Giant acquired all of Smalls common stock on January 1, 2011. Over the next few years, Giant applied the equity method to the recording of this investment. At the date of the original acquisition, $121,500 of the fair-value price was attributed to undervalued land while $55,000 was assigned to equipment having a 10-year life. The remaining $74,500 unallocated portion of the acquisition-date excess fair value over book value was viewed as goodwill. Following are individual financial statements for the year ending December 31, 2015. On that date, Small owes Giant $10,500. Small declared and paid dividends in the same period. Credits are indicated by parentheses.

Giant Small
Revenues $ (1,285,500 ) $ (408,000 )
Cost of goods sold 575,000 93,000
Depreciation expense 215,000 180,000
Equity in income of Small (129,500 ) 0

Net income $ (625,000 ) $ (135,000 )

Retained earnings, 1/1/15 $ (1,540,000 ) $ (624,000 )
Net income (above) (625,000 ) (135,000 )
Dividends declared 280,000 100,000

Retained earnings, 12/31/15 $ (1,885,000 ) $ (659,000 )
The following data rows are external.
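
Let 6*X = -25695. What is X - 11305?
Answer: -31175/2 ≈ -15588.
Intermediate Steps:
X = -8565/2 (X = (⅙)*(-25695) = -8565/2 ≈ -4282.5)
X - 11305 = -8565/2 - 11305 = -31175/2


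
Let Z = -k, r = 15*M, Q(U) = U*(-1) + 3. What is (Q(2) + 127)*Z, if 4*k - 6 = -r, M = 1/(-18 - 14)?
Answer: -207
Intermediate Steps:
M = -1/32 (M = 1/(-32) = -1/32 ≈ -0.031250)
Q(U) = 3 - U (Q(U) = -U + 3 = 3 - U)
r = -15/32 (r = 15*(-1/32) = -15/32 ≈ -0.46875)
k = 207/128 (k = 3/2 + (-1*(-15/32))/4 = 3/2 + (1/4)*(15/32) = 3/2 + 15/128 = 207/128 ≈ 1.6172)
Z = -207/128 (Z = -1*207/128 = -207/128 ≈ -1.6172)
(Q(2) + 127)*Z = ((3 - 1*2) + 127)*(-207/128) = ((3 - 2) + 127)*(-207/128) = (1 + 127)*(-207/128) = 128*(-207/128) = -207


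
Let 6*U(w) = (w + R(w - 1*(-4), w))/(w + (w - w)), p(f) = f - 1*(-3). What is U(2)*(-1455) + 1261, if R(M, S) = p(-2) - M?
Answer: 6499/4 ≈ 1624.8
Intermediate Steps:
p(f) = 3 + f (p(f) = f + 3 = 3 + f)
R(M, S) = 1 - M (R(M, S) = (3 - 2) - M = 1 - M)
U(w) = -1/(2*w) (U(w) = ((w + (1 - (w - 1*(-4))))/(w + (w - w)))/6 = ((w + (1 - (w + 4)))/(w + 0))/6 = ((w + (1 - (4 + w)))/w)/6 = ((w + (1 + (-4 - w)))/w)/6 = ((w + (-3 - w))/w)/6 = (-3/w)/6 = -1/(2*w))
U(2)*(-1455) + 1261 = -½/2*(-1455) + 1261 = -½*½*(-1455) + 1261 = -¼*(-1455) + 1261 = 1455/4 + 1261 = 6499/4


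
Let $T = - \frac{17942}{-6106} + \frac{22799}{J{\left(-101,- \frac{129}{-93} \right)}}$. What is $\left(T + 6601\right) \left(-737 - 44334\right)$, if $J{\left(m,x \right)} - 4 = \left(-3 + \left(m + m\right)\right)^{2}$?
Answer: $- \frac{2938112291944481}{9870349} \approx -2.9767 \cdot 10^{8}$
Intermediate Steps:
$J{\left(m,x \right)} = 4 + \left(-3 + 2 m\right)^{2}$ ($J{\left(m,x \right)} = 4 + \left(-3 + \left(m + m\right)\right)^{2} = 4 + \left(-3 + 2 m\right)^{2}$)
$T = \frac{446647506}{128314537}$ ($T = - \frac{17942}{-6106} + \frac{22799}{4 + \left(-3 + 2 \left(-101\right)\right)^{2}} = \left(-17942\right) \left(- \frac{1}{6106}\right) + \frac{22799}{4 + \left(-3 - 202\right)^{2}} = \frac{8971}{3053} + \frac{22799}{4 + \left(-205\right)^{2}} = \frac{8971}{3053} + \frac{22799}{4 + 42025} = \frac{8971}{3053} + \frac{22799}{42029} = \frac{446647506}{128314537} \approx 3.4809$)
$\left(T + 6601\right) \left(-737 - 44334\right) = \left(\frac{446647506}{128314537} + 6601\right) \left(-737 - 44334\right) = \frac{847450906243}{128314537} \left(-45071\right) = - \frac{2938112291944481}{9870349}$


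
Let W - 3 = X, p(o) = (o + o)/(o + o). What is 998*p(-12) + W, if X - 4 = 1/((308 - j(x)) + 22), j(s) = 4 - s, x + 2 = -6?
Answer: 319591/318 ≈ 1005.0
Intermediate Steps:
x = -8 (x = -2 - 6 = -8)
X = 1273/318 (X = 4 + 1/((308 - (4 - 1*(-8))) + 22) = 4 + 1/((308 - (4 + 8)) + 22) = 4 + 1/((308 - 1*12) + 22) = 4 + 1/((308 - 12) + 22) = 4 + 1/(296 + 22) = 4 + 1/318 = 1273/318 ≈ 4.0031)
p(o) = 1 (p(o) = (2*o)/((2*o)) = (2*o)*(1/(2*o)) = 1)
W = 2227/318 (W = 3 + 1273/318 = 2227/318 ≈ 7.0031)
998*p(-12) + W = 998*1 + 2227/318 = 998 + 2227/318 = 319591/318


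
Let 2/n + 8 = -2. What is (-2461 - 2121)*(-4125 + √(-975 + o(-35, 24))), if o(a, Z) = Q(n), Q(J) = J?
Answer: 18900750 - 9164*I*√6095/5 ≈ 1.8901e+7 - 1.4309e+5*I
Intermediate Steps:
n = -⅕ (n = 2/(-8 - 2) = 2/(-10) = 2*(-⅒) = -⅕ ≈ -0.20000)
o(a, Z) = -⅕
(-2461 - 2121)*(-4125 + √(-975 + o(-35, 24))) = (-2461 - 2121)*(-4125 + √(-975 - ⅕)) = -4582*(-4125 + √(-4876/5)) = -4582*(-4125 + 2*I*√6095/5) = 18900750 - 9164*I*√6095/5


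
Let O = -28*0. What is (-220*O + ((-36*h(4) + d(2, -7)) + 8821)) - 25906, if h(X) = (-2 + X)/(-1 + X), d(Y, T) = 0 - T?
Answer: -17102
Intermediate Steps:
d(Y, T) = -T
h(X) = (-2 + X)/(-1 + X)
O = 0
(-220*O + ((-36*h(4) + d(2, -7)) + 8821)) - 25906 = (-220*0 + ((-36*(-2 + 4)/(-1 + 4) - 1*(-7)) + 8821)) - 25906 = (0 + ((-36*2/3 + 7) + 8821)) - 25906 = (0 + ((-12*2 + 7) + 8821)) - 25906 = (0 + ((-36*⅔ + 7) + 8821)) - 25906 = (0 + ((-24 + 7) + 8821)) - 25906 = (0 + (-17 + 8821)) - 25906 = (0 + 8804) - 25906 = 8804 - 25906 = -17102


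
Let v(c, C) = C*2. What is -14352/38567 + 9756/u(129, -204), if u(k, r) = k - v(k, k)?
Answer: -126037020/1658381 ≈ -76.000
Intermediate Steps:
v(c, C) = 2*C
u(k, r) = -k (u(k, r) = k - 2*k = -k)
-14352/38567 + 9756/u(129, -204) = -14352/38567 + 9756/((-1*129)) = -14352*1/38567 + 9756/(-129) = -14352/38567 + 9756*(-1/129) = -14352/38567 - 3252/43 = -126037020/1658381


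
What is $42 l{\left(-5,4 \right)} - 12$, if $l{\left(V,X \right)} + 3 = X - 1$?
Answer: $-12$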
Current assets $ 504,500 $ 159,000
Investment in Small 1,052,500 0
Land 460,000 266,000
Buildings (net) 332,000 434,000
Equipment (net) 695,000 367,000
Goodwill 0 0

Total assets $ 3,044,000 $ 1,226,000

Liabilities $ (909,000 ) $ (397,000 )
Common stock (250,000 ) (170,000 )
Retained earnings(above) (1,885,000 ) (659,000 )

Total liabilities and equities $ (3,044,000 ) $ (1,226,000 )

a.

How was the $129,500 Equity in Income of Small balance computed?

b.

Prepare a consolidation worksheet for Giant and Small for the year ending December 31, 2015

c.

If Giant determined that the entire amount of goodwill from its investment in Small was impaired in 2015, what journal entry would Giant make to record such impairment?